Europe is truly crumbling, albeit backstopped by a tremendous backing from the United States. America, on its part, is going to be recovering from the crash of 2008 for quite some time yet, and there goes its plan to raise interest rates based on its nascent revival. But having to nanny Europe, for decades to come, with a meagre larder at home, is a daunting prospect for it.

Given the changing circumstances, the United States has been forced to be more willing than ever before in its short history to share power with others. It is making up with Iran, for example, even in the teeth of Saudi and Israeli objections.

It will, and is, treating India with tender care and respect, mostly shorn of past prejudices, even though India is just a $2 trillion emerging economy. After all, India is tagged on with the fastest growth rate in the world, very significant now that China is faltering.

India, eager to join the developed world, has a new-found leverage via recent geopolitical trends, and it will, therefore, have recourse to funds and technology like never before. Its ambition to grow at double digits will not only fructify, but also sustain for decades to come, fuelled by pent-up demand, particularly for infrastructure, and massive domestic consumption needs.

Indian wages too are attractive, compared to those of China and other places that are at the watershed of their development curves. India has a great deal of young and cheap trainable labour along with a highly-educated workforce at the top levels, a majority of whom speak good English. It is seen to be capable of making sophisticated goods and components without too much supervision. It also has a highly sophisticated capacity to ramp up digitally and in IT software terms.

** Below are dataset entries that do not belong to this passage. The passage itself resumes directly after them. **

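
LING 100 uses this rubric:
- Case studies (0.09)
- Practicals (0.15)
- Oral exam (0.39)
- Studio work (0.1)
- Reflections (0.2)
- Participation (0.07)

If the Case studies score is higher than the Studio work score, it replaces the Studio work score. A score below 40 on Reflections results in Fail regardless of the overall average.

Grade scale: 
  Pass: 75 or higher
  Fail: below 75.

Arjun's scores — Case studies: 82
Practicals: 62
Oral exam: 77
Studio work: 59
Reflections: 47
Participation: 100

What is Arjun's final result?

Case studies (82) > Studio work (59), so Studio work counts as 82.
Reflections score 47 ≥ 40: minimum met.
Weighted total:
  Case studies 82 × 0.09 = 7.38
  Practicals 62 × 0.15 = 9.3
  Oral exam 77 × 0.39 = 30.03
  Studio work 82 × 0.1 = 8.2
  Reflections 47 × 0.2 = 9.4
  Participation 100 × 0.07 = 7
Sum = 71.31
71.31 < 75 → Fail

Fail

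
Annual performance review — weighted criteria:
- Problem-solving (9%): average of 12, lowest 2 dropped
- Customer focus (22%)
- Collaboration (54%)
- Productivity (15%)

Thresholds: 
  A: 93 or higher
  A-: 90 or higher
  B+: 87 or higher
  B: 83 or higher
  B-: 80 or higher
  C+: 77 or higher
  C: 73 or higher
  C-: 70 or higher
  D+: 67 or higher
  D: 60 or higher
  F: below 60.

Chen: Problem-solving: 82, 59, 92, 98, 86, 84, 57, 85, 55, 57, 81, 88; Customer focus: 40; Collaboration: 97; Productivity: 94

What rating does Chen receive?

Problem-solving: drop 55, 57 → average of remaining 10 = 812/10 = 81.2
Weighted total:
  Problem-solving 81.2 × 0.09 = 7.308
  Customer focus 40 × 0.22 = 8.8
  Collaboration 97 × 0.54 = 52.38
  Productivity 94 × 0.15 = 14.1
Sum = 82.588
82.588 is ≥ 80 and < 83 → B-

B-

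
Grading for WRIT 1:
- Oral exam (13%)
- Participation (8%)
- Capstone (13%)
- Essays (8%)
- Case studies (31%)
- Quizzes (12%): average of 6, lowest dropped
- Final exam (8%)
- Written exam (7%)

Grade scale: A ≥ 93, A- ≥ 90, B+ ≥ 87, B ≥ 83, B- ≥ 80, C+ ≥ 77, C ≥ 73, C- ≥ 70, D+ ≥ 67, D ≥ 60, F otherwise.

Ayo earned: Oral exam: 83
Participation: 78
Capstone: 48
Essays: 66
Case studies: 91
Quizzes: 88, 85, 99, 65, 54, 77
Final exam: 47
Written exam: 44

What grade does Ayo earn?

Quizzes: drop 54 → average of remaining 5 = 414/5 = 82.8
Weighted total:
  Oral exam 83 × 0.13 = 10.79
  Participation 78 × 0.08 = 6.24
  Capstone 48 × 0.13 = 6.24
  Essays 66 × 0.08 = 5.28
  Case studies 91 × 0.31 = 28.21
  Quizzes 82.8 × 0.12 = 9.936
  Final exam 47 × 0.08 = 3.76
  Written exam 44 × 0.07 = 3.08
Sum = 73.536
73.536 is ≥ 73 and < 77 → C

C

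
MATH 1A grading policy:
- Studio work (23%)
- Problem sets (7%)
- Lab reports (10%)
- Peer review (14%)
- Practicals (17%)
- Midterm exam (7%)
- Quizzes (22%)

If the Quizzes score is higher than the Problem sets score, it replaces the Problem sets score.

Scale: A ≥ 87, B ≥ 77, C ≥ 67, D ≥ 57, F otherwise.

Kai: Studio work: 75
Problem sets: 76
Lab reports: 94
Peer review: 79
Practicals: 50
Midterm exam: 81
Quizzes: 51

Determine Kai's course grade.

Quizzes (51) ≤ Problem sets (76), so Problem sets stays at 76.
Weighted total:
  Studio work 75 × 0.23 = 17.25
  Problem sets 76 × 0.07 = 5.32
  Lab reports 94 × 0.1 = 9.4
  Peer review 79 × 0.14 = 11.06
  Practicals 50 × 0.17 = 8.5
  Midterm exam 81 × 0.07 = 5.67
  Quizzes 51 × 0.22 = 11.22
Sum = 68.42
68.42 is ≥ 67 and < 77 → C

C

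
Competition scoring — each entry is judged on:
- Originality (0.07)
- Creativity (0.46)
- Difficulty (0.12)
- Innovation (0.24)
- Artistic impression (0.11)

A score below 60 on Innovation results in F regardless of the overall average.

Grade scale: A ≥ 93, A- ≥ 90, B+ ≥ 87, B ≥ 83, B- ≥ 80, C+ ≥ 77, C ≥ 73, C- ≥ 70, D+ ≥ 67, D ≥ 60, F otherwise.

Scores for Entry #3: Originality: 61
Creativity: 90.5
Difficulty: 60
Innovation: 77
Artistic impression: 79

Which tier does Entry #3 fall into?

Innovation score 77 ≥ 60: minimum met.
Weighted total:
  Originality 61 × 0.07 = 4.27
  Creativity 90.5 × 0.46 = 41.63
  Difficulty 60 × 0.12 = 7.2
  Innovation 77 × 0.24 = 18.48
  Artistic impression 79 × 0.11 = 8.69
Sum = 80.27
80.27 is ≥ 80 and < 83 → B-

B-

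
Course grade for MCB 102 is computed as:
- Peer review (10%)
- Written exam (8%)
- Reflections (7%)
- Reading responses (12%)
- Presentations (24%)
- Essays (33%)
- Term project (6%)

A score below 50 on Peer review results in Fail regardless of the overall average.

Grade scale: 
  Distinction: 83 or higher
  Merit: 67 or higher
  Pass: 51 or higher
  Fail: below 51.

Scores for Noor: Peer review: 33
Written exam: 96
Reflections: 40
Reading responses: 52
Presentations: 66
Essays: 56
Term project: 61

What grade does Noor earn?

Peer review score 33 < 50: minimum not met.
Weighted total:
  Peer review 33 × 0.1 = 3.3
  Written exam 96 × 0.08 = 7.68
  Reflections 40 × 0.07 = 2.8
  Reading responses 52 × 0.12 = 6.24
  Presentations 66 × 0.24 = 15.84
  Essays 56 × 0.33 = 18.48
  Term project 61 × 0.06 = 3.66
Sum = 58
Because the Peer review minimum was not met, the result is Fail.

Fail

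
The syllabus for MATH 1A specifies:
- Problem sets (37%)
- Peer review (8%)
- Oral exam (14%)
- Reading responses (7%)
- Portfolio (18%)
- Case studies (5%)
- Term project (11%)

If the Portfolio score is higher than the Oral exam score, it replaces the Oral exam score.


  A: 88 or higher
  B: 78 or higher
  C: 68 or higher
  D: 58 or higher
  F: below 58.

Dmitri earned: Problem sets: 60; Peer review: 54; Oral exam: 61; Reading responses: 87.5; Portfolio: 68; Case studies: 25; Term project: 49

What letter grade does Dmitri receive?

D

Portfolio (68) > Oral exam (61), so Oral exam counts as 68.
Weighted total:
  Problem sets 60 × 0.37 = 22.2
  Peer review 54 × 0.08 = 4.32
  Oral exam 68 × 0.14 = 9.52
  Reading responses 87.5 × 0.07 = 6.125
  Portfolio 68 × 0.18 = 12.24
  Case studies 25 × 0.05 = 1.25
  Term project 49 × 0.11 = 5.39
Sum = 61.045
61.045 is ≥ 58 and < 68 → D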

China’s formidable manufacturing, exporting and infrastructure building abilities will increasingly go a-begging, except perhaps in India, a country capable of paying its bills.

But India is just one country, growing from a low base, and, the way things stand, it is only a matter of time before the overhanging avalanche comes down the slope, burying China’s dreams of world domination, at least for now.

If there is to be an Asian century in the 21st , going forward, who will it properly belong to? At present the jury is out, but by 2019, it may have come to a decision.

The calculus elsewhere too is changing inexorably. Putin’s Russia, sensing the decline and fall of the once impregnable West, is asking for respect, with a steely view to securing it in reality.

The time for dictation and one-sided perceptions of the political situation has almost passed. The fates are reordering the world, and India stands to benefit.